What if your child were denied public accommodations?

The afterglow of Mother’s Day is a particularly meaningful time to apply the standard of “What if the person being denied basic human rights were your child?” The opportunity to right a terrible wrong against some people in our community rests with the Idaho Falls City Council this evening.

Tonight, the council will vote on whether to extend public accommodation protections that have been extended to others on the basis of, you name it — race, sex, color, national origin, religion, age, and mental or physical disability — for the LGBTQ population, many of whom are our community’s youth.

There are those of us who are old enough remember when essentially all members of the LGBTQ community were shamefully forced to hide their gender identities and sexual orientation. In 1998 University of Wyoming gay student Matthew Shepard was beaten, tortured and left to die and did six days later from severe head injuries. In 2012 Boston Celtics power forward Jason Collins wore jersey number 98 to honor Shepard and came out as gay himself the following year. By 2019 Megan Rapinoe’s sexual orientation was not controversial but part of her stunning talent as the captain of the inspiring U.S. women’s soccer World Cup champions.

Without amending the Idaho Falls ordinance code, any public business in Idaho Falls could legally deny service to Pete Buttigieg, Ellen DeGeneres, Rachel Maddow, Anderson Cooper, Apple CEO Tim Cook, Michael Kors, film directors Lana and Lilly Wachowski, David Geffen, Emma Gonzalez or Idaho District 13 Senate candidate Melissa Sue Robinson for being LGBTQ or nonbinary, or to anyone for that matter on the basis of sexual orientation or gender identity. Without the amendment, straight people, who, of course, have a sexual orientation, could, theoretically, be denied service at a restaurant open to the public. Most would see that as flagrantly unfair and a violation of equal protection. Recognizing the basic human right of public accommodations for the LGBTQ community is manifestly fair, provides equal protection, and requires passage of the amendment.

At colleges and universities today, millennials and younger generations accept LGBTQ or nonbinary gender identity as part of life. “Radical social change” has occurred “without any court’s permission,” Ruth Bader Ginsburg told the court in the 1972 landmark case Charles E. Moritz v. Commissioner of Internal Revenue. Ginsburg was arguing for new precedent to end discriminatory laws on the basis of sex because such laws are “obstacles for our children’s aspirations”— and violate equal protection under the U.S. Constitution.
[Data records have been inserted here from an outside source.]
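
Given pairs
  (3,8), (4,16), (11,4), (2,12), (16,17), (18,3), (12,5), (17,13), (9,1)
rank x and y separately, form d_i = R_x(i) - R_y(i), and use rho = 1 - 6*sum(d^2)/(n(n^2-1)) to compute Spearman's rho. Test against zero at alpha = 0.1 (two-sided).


Step 1: Rank x and y separately (midranks; no ties here).
rank(x): 3->2, 4->3, 11->5, 2->1, 16->7, 18->9, 12->6, 17->8, 9->4
rank(y): 8->5, 16->8, 4->3, 12->6, 17->9, 3->2, 5->4, 13->7, 1->1
Step 2: d_i = R_x(i) - R_y(i); compute d_i^2.
  (2-5)^2=9, (3-8)^2=25, (5-3)^2=4, (1-6)^2=25, (7-9)^2=4, (9-2)^2=49, (6-4)^2=4, (8-7)^2=1, (4-1)^2=9
sum(d^2) = 130.
Step 3: rho = 1 - 6*130 / (9*(9^2 - 1)) = 1 - 780/720 = -0.083333.
Step 4: Under H0, t = rho * sqrt((n-2)/(1-rho^2)) = -0.2212 ~ t(7).
Step 5: Two-sided p-value from the t-distribution with 7 df = 0.831214.
Step 6: alpha = 0.1. fail to reject H0.

rho = -0.0833, p = 0.831214, fail to reject H0 at alpha = 0.1.


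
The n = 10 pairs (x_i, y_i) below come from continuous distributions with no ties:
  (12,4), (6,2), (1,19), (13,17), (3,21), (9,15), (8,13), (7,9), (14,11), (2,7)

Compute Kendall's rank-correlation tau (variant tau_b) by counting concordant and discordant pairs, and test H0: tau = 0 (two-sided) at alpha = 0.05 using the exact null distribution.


Step 1: Enumerate the 45 unordered pairs (i,j) with i<j and classify each by sign(x_j-x_i) * sign(y_j-y_i).
  (1,2):dx=-6,dy=-2->C; (1,3):dx=-11,dy=+15->D; (1,4):dx=+1,dy=+13->C; (1,5):dx=-9,dy=+17->D
  (1,6):dx=-3,dy=+11->D; (1,7):dx=-4,dy=+9->D; (1,8):dx=-5,dy=+5->D; (1,9):dx=+2,dy=+7->C
  (1,10):dx=-10,dy=+3->D; (2,3):dx=-5,dy=+17->D; (2,4):dx=+7,dy=+15->C; (2,5):dx=-3,dy=+19->D
  (2,6):dx=+3,dy=+13->C; (2,7):dx=+2,dy=+11->C; (2,8):dx=+1,dy=+7->C; (2,9):dx=+8,dy=+9->C
  (2,10):dx=-4,dy=+5->D; (3,4):dx=+12,dy=-2->D; (3,5):dx=+2,dy=+2->C; (3,6):dx=+8,dy=-4->D
  (3,7):dx=+7,dy=-6->D; (3,8):dx=+6,dy=-10->D; (3,9):dx=+13,dy=-8->D; (3,10):dx=+1,dy=-12->D
  (4,5):dx=-10,dy=+4->D; (4,6):dx=-4,dy=-2->C; (4,7):dx=-5,dy=-4->C; (4,8):dx=-6,dy=-8->C
  (4,9):dx=+1,dy=-6->D; (4,10):dx=-11,dy=-10->C; (5,6):dx=+6,dy=-6->D; (5,7):dx=+5,dy=-8->D
  (5,8):dx=+4,dy=-12->D; (5,9):dx=+11,dy=-10->D; (5,10):dx=-1,dy=-14->C; (6,7):dx=-1,dy=-2->C
  (6,8):dx=-2,dy=-6->C; (6,9):dx=+5,dy=-4->D; (6,10):dx=-7,dy=-8->C; (7,8):dx=-1,dy=-4->C
  (7,9):dx=+6,dy=-2->D; (7,10):dx=-6,dy=-6->C; (8,9):dx=+7,dy=+2->C; (8,10):dx=-5,dy=-2->C
  (9,10):dx=-12,dy=-4->C
Step 2: C = 22, D = 23, total pairs = 45.
Step 3: tau = (C - D)/(n(n-1)/2) = (22 - 23)/45 = -0.022222.
Step 4: Exact two-sided p-value (enumerate n! = 3628800 permutations of y under H0): p = 1.000000.
Step 5: alpha = 0.05. fail to reject H0.

tau_b = -0.0222 (C=22, D=23), p = 1.000000, fail to reject H0.


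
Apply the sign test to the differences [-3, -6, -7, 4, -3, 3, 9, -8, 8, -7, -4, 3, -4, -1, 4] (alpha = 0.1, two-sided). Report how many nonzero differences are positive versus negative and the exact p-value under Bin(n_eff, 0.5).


Step 1: Discard zero differences. Original n = 15; n_eff = number of nonzero differences = 15.
Nonzero differences (with sign): -3, -6, -7, +4, -3, +3, +9, -8, +8, -7, -4, +3, -4, -1, +4
Step 2: Count signs: positive = 6, negative = 9.
Step 3: Under H0: P(positive) = 0.5, so the number of positives S ~ Bin(15, 0.5).
Step 4: Two-sided exact p-value = sum of Bin(15,0.5) probabilities at or below the observed probability = 0.607239.
Step 5: alpha = 0.1. fail to reject H0.

n_eff = 15, pos = 6, neg = 9, p = 0.607239, fail to reject H0.


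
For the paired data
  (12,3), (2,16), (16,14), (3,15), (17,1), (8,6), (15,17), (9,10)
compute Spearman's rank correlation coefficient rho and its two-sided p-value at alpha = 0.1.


Step 1: Rank x and y separately (midranks; no ties here).
rank(x): 12->5, 2->1, 16->7, 3->2, 17->8, 8->3, 15->6, 9->4
rank(y): 3->2, 16->7, 14->5, 15->6, 1->1, 6->3, 17->8, 10->4
Step 2: d_i = R_x(i) - R_y(i); compute d_i^2.
  (5-2)^2=9, (1-7)^2=36, (7-5)^2=4, (2-6)^2=16, (8-1)^2=49, (3-3)^2=0, (6-8)^2=4, (4-4)^2=0
sum(d^2) = 118.
Step 3: rho = 1 - 6*118 / (8*(8^2 - 1)) = 1 - 708/504 = -0.404762.
Step 4: Under H0, t = rho * sqrt((n-2)/(1-rho^2)) = -1.0842 ~ t(6).
Step 5: Two-sided p-value from the t-distribution with 6 df = 0.319889.
Step 6: alpha = 0.1. fail to reject H0.

rho = -0.4048, p = 0.319889, fail to reject H0 at alpha = 0.1.


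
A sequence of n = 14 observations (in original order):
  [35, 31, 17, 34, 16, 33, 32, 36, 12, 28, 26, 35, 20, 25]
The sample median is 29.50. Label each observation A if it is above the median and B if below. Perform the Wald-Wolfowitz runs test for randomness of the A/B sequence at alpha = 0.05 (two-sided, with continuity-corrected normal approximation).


Step 1: Compute median = 29.50; label A = above, B = below.
Labels in order: AABABAAABBBABB  (n_A = 7, n_B = 7)
Step 2: Count runs R = 8.
Step 3: Under H0 (random ordering), E[R] = 2*n_A*n_B/(n_A+n_B) + 1 = 2*7*7/14 + 1 = 8.0000.
        Var[R] = 2*n_A*n_B*(2*n_A*n_B - n_A - n_B) / ((n_A+n_B)^2 * (n_A+n_B-1)) = 8232/2548 = 3.2308.
        SD[R] = 1.7974.
Step 4: R = E[R], so z = 0 with no continuity correction.
Step 5: Two-sided p-value via normal approximation = 2*(1 - Phi(|z|)) = 1.000000.
Step 6: alpha = 0.05. fail to reject H0.

R = 8, z = 0.0000, p = 1.000000, fail to reject H0.


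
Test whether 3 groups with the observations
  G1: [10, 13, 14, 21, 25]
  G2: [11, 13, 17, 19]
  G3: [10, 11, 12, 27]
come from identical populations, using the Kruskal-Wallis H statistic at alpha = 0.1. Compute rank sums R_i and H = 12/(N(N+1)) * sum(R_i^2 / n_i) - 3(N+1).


Step 1: Combine all N = 13 observations and assign midranks.
sorted (value, group, rank): (10,G1,1.5), (10,G3,1.5), (11,G2,3.5), (11,G3,3.5), (12,G3,5), (13,G1,6.5), (13,G2,6.5), (14,G1,8), (17,G2,9), (19,G2,10), (21,G1,11), (25,G1,12), (27,G3,13)
Step 2: Sum ranks within each group.
R_1 = 39 (n_1 = 5)
R_2 = 29 (n_2 = 4)
R_3 = 23 (n_3 = 4)
Step 3: H = 12/(N(N+1)) * sum(R_i^2/n_i) - 3(N+1)
     = 12/(13*14) * (39^2/5 + 29^2/4 + 23^2/4) - 3*14
     = 0.065934 * 646.7 - 42
     = 0.639560.
Step 4: Ties present; correction factor C = 1 - 18/(13^3 - 13) = 0.991758. Corrected H = 0.639560 / 0.991758 = 0.644875.
Step 5: Under H0, H ~ chi^2(2); p-value = 0.724381.
Step 6: alpha = 0.1. fail to reject H0.

H = 0.6449, df = 2, p = 0.724381, fail to reject H0.


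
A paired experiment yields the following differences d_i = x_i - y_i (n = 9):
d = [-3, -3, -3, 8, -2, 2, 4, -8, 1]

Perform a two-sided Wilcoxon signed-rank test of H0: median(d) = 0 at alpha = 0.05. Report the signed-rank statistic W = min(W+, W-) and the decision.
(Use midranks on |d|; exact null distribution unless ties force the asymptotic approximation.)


Step 1: Drop any zero differences (none here) and take |d_i|.
|d| = [3, 3, 3, 8, 2, 2, 4, 8, 1]
Step 2: Midrank |d_i| (ties get averaged ranks).
ranks: |3|->5, |3|->5, |3|->5, |8|->8.5, |2|->2.5, |2|->2.5, |4|->7, |8|->8.5, |1|->1
Step 3: Attach original signs; sum ranks with positive sign and with negative sign.
W+ = 8.5 + 2.5 + 7 + 1 = 19
W- = 5 + 5 + 5 + 2.5 + 8.5 = 26
(Check: W+ + W- = 45 should equal n(n+1)/2 = 45.)
Step 4: Test statistic W = min(W+, W-) = 19.
Step 5: Ties in |d|, so use the tie-corrected normal approximation.
        E[W] = n(n+1)/4 = 9*10/4 = 22.5.
        Tie groups: |d|=2 (t=2), |d|=3 (t=3), |d|=8 (t=2); sum(t^3 - t) = 36.
        Var[W] = n(n+1)(2n+1)/24 - sum(t^3-t)/48 = 1710/24 - 36/48 = 70.5.
        z = (W - E[W]) / sqrt(Var[W]) = (19 - 22.5) / 8.3964 = -0.4168.
        Two-sided p = 2*Phi(z) = 0.676793.
Step 6: alpha = 0.05. fail to reject H0.

W+ = 19, W- = 26, W = min = 19, p = 0.676793, fail to reject H0.


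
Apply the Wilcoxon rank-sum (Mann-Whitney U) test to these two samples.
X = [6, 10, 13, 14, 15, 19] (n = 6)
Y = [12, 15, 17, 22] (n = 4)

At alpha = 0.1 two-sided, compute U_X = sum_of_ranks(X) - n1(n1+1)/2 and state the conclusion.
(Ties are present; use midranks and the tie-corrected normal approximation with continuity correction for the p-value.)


Step 1: Combine and sort all 10 observations; assign midranks.
sorted (value, group): (6,X), (10,X), (12,Y), (13,X), (14,X), (15,X), (15,Y), (17,Y), (19,X), (22,Y)
ranks: 6->1, 10->2, 12->3, 13->4, 14->5, 15->6.5, 15->6.5, 17->8, 19->9, 22->10
Step 2: Rank sum for X: R1 = 1 + 2 + 4 + 5 + 6.5 + 9 = 27.5.
Step 3: U_X = R1 - n1(n1+1)/2 = 27.5 - 6*7/2 = 27.5 - 21 = 6.5.
       U_Y = n1*n2 - U_X = 24 - 6.5 = 17.5.
Step 4: Ties are present, so use the tie-corrected normal approximation (with continuity correction) for the p-value.
Step 5: p-value = 0.284958; compare to alpha = 0.1. fail to reject H0.

U_X = 6.5, p = 0.284958, fail to reject H0 at alpha = 0.1.


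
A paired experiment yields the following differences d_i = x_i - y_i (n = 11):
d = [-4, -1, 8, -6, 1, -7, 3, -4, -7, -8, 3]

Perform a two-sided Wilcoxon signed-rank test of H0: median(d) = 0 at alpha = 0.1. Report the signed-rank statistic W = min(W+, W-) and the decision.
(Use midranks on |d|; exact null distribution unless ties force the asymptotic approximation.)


Step 1: Drop any zero differences (none here) and take |d_i|.
|d| = [4, 1, 8, 6, 1, 7, 3, 4, 7, 8, 3]
Step 2: Midrank |d_i| (ties get averaged ranks).
ranks: |4|->5.5, |1|->1.5, |8|->10.5, |6|->7, |1|->1.5, |7|->8.5, |3|->3.5, |4|->5.5, |7|->8.5, |8|->10.5, |3|->3.5
Step 3: Attach original signs; sum ranks with positive sign and with negative sign.
W+ = 10.5 + 1.5 + 3.5 + 3.5 = 19
W- = 5.5 + 1.5 + 7 + 8.5 + 5.5 + 8.5 + 10.5 = 47
(Check: W+ + W- = 66 should equal n(n+1)/2 = 66.)
Step 4: Test statistic W = min(W+, W-) = 19.
Step 5: Ties in |d|, so use the tie-corrected normal approximation.
        E[W] = n(n+1)/4 = 11*12/4 = 33.
        Tie groups: |d|=1 (t=2), |d|=3 (t=2), |d|=4 (t=2), |d|=7 (t=2), |d|=8 (t=2); sum(t^3 - t) = 30.
        Var[W] = n(n+1)(2n+1)/24 - sum(t^3-t)/48 = 3036/24 - 30/48 = 125.875.
        z = (W - E[W]) / sqrt(Var[W]) = (19 - 33) / 11.2194 = -1.2478.
        Two-sided p = 2*Phi(z) = 0.212090.
Step 6: alpha = 0.1. fail to reject H0.

W+ = 19, W- = 47, W = min = 19, p = 0.212090, fail to reject H0.


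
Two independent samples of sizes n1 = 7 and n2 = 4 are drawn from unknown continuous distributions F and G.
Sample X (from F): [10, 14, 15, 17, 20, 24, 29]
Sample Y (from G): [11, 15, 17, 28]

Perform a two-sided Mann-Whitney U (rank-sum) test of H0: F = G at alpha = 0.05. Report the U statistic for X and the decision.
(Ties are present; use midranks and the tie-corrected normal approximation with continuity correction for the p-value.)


Step 1: Combine and sort all 11 observations; assign midranks.
sorted (value, group): (10,X), (11,Y), (14,X), (15,X), (15,Y), (17,X), (17,Y), (20,X), (24,X), (28,Y), (29,X)
ranks: 10->1, 11->2, 14->3, 15->4.5, 15->4.5, 17->6.5, 17->6.5, 20->8, 24->9, 28->10, 29->11
Step 2: Rank sum for X: R1 = 1 + 3 + 4.5 + 6.5 + 8 + 9 + 11 = 43.
Step 3: U_X = R1 - n1(n1+1)/2 = 43 - 7*8/2 = 43 - 28 = 15.
       U_Y = n1*n2 - U_X = 28 - 15 = 13.
Step 4: Ties are present, so use the tie-corrected normal approximation (with continuity correction) for the p-value.
Step 5: p-value = 0.924376; compare to alpha = 0.05. fail to reject H0.

U_X = 15, p = 0.924376, fail to reject H0 at alpha = 0.05.


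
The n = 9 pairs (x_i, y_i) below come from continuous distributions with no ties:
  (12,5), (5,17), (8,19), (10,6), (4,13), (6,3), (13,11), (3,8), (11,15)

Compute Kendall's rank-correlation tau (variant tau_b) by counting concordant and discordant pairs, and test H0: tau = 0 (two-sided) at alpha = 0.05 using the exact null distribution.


Step 1: Enumerate the 36 unordered pairs (i,j) with i<j and classify each by sign(x_j-x_i) * sign(y_j-y_i).
  (1,2):dx=-7,dy=+12->D; (1,3):dx=-4,dy=+14->D; (1,4):dx=-2,dy=+1->D; (1,5):dx=-8,dy=+8->D
  (1,6):dx=-6,dy=-2->C; (1,7):dx=+1,dy=+6->C; (1,8):dx=-9,dy=+3->D; (1,9):dx=-1,dy=+10->D
  (2,3):dx=+3,dy=+2->C; (2,4):dx=+5,dy=-11->D; (2,5):dx=-1,dy=-4->C; (2,6):dx=+1,dy=-14->D
  (2,7):dx=+8,dy=-6->D; (2,8):dx=-2,dy=-9->C; (2,9):dx=+6,dy=-2->D; (3,4):dx=+2,dy=-13->D
  (3,5):dx=-4,dy=-6->C; (3,6):dx=-2,dy=-16->C; (3,7):dx=+5,dy=-8->D; (3,8):dx=-5,dy=-11->C
  (3,9):dx=+3,dy=-4->D; (4,5):dx=-6,dy=+7->D; (4,6):dx=-4,dy=-3->C; (4,7):dx=+3,dy=+5->C
  (4,8):dx=-7,dy=+2->D; (4,9):dx=+1,dy=+9->C; (5,6):dx=+2,dy=-10->D; (5,7):dx=+9,dy=-2->D
  (5,8):dx=-1,dy=-5->C; (5,9):dx=+7,dy=+2->C; (6,7):dx=+7,dy=+8->C; (6,8):dx=-3,dy=+5->D
  (6,9):dx=+5,dy=+12->C; (7,8):dx=-10,dy=-3->C; (7,9):dx=-2,dy=+4->D; (8,9):dx=+8,dy=+7->C
Step 2: C = 17, D = 19, total pairs = 36.
Step 3: tau = (C - D)/(n(n-1)/2) = (17 - 19)/36 = -0.055556.
Step 4: Exact two-sided p-value (enumerate n! = 362880 permutations of y under H0): p = 0.919455.
Step 5: alpha = 0.05. fail to reject H0.

tau_b = -0.0556 (C=17, D=19), p = 0.919455, fail to reject H0.


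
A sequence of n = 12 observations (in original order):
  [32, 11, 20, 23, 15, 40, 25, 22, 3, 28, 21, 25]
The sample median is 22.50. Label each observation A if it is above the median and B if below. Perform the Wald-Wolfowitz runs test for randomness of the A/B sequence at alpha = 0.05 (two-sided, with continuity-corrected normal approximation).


Step 1: Compute median = 22.50; label A = above, B = below.
Labels in order: ABBABAABBABA  (n_A = 6, n_B = 6)
Step 2: Count runs R = 9.
Step 3: Under H0 (random ordering), E[R] = 2*n_A*n_B/(n_A+n_B) + 1 = 2*6*6/12 + 1 = 7.0000.
        Var[R] = 2*n_A*n_B*(2*n_A*n_B - n_A - n_B) / ((n_A+n_B)^2 * (n_A+n_B-1)) = 4320/1584 = 2.7273.
        SD[R] = 1.6514.
Step 4: Continuity-corrected z = (R - 0.5 - E[R]) / SD[R] = (9 - 0.5 - 7.0000) / 1.6514 = 0.9083.
Step 5: Two-sided p-value via normal approximation = 2*(1 - Phi(|z|)) = 0.363722.
Step 6: alpha = 0.05. fail to reject H0.

R = 9, z = 0.9083, p = 0.363722, fail to reject H0.


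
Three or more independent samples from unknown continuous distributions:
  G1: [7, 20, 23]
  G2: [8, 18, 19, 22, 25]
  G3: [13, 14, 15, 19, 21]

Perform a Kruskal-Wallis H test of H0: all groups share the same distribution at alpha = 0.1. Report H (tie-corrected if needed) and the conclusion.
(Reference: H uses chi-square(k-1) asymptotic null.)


Step 1: Combine all N = 13 observations and assign midranks.
sorted (value, group, rank): (7,G1,1), (8,G2,2), (13,G3,3), (14,G3,4), (15,G3,5), (18,G2,6), (19,G2,7.5), (19,G3,7.5), (20,G1,9), (21,G3,10), (22,G2,11), (23,G1,12), (25,G2,13)
Step 2: Sum ranks within each group.
R_1 = 22 (n_1 = 3)
R_2 = 39.5 (n_2 = 5)
R_3 = 29.5 (n_3 = 5)
Step 3: H = 12/(N(N+1)) * sum(R_i^2/n_i) - 3(N+1)
     = 12/(13*14) * (22^2/3 + 39.5^2/5 + 29.5^2/5) - 3*14
     = 0.065934 * 647.433 - 42
     = 0.687912.
Step 4: Ties present; correction factor C = 1 - 6/(13^3 - 13) = 0.997253. Corrected H = 0.687912 / 0.997253 = 0.689807.
Step 5: Under H0, H ~ chi^2(2); p-value = 0.708289.
Step 6: alpha = 0.1. fail to reject H0.

H = 0.6898, df = 2, p = 0.708289, fail to reject H0.


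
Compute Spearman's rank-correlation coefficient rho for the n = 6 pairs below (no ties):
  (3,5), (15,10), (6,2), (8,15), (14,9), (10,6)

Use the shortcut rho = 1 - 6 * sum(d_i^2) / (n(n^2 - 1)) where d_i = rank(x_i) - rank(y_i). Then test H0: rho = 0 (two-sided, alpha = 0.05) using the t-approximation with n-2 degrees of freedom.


Step 1: Rank x and y separately (midranks; no ties here).
rank(x): 3->1, 15->6, 6->2, 8->3, 14->5, 10->4
rank(y): 5->2, 10->5, 2->1, 15->6, 9->4, 6->3
Step 2: d_i = R_x(i) - R_y(i); compute d_i^2.
  (1-2)^2=1, (6-5)^2=1, (2-1)^2=1, (3-6)^2=9, (5-4)^2=1, (4-3)^2=1
sum(d^2) = 14.
Step 3: rho = 1 - 6*14 / (6*(6^2 - 1)) = 1 - 84/210 = 0.600000.
Step 4: Under H0, t = rho * sqrt((n-2)/(1-rho^2)) = 1.5000 ~ t(4).
Step 5: Two-sided p-value from the t-distribution with 4 df = 0.208000.
Step 6: alpha = 0.05. fail to reject H0.

rho = 0.6000, p = 0.208000, fail to reject H0 at alpha = 0.05.


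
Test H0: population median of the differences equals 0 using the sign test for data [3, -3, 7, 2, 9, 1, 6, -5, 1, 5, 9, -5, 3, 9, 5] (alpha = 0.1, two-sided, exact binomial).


Step 1: Discard zero differences. Original n = 15; n_eff = number of nonzero differences = 15.
Nonzero differences (with sign): +3, -3, +7, +2, +9, +1, +6, -5, +1, +5, +9, -5, +3, +9, +5
Step 2: Count signs: positive = 12, negative = 3.
Step 3: Under H0: P(positive) = 0.5, so the number of positives S ~ Bin(15, 0.5).
Step 4: Two-sided exact p-value = sum of Bin(15,0.5) probabilities at or below the observed probability = 0.035156.
Step 5: alpha = 0.1. reject H0.

n_eff = 15, pos = 12, neg = 3, p = 0.035156, reject H0.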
Ginsburg urged the court to “protect the right of the country to change.”

Tonight’s vote for LGBTQ public accommodations should be easy for council members on the basis of being long overdue. Amending the ordinance will update city laws to match now pervasive societal change — a right the council needs to protect. In 2020 inclusion is already here. Those who wish to pretend otherwise are fighting a losing battle against progress, tarnishing Idaho’s reputation and betraying the core value of treating others as you would have them treat you, or your children.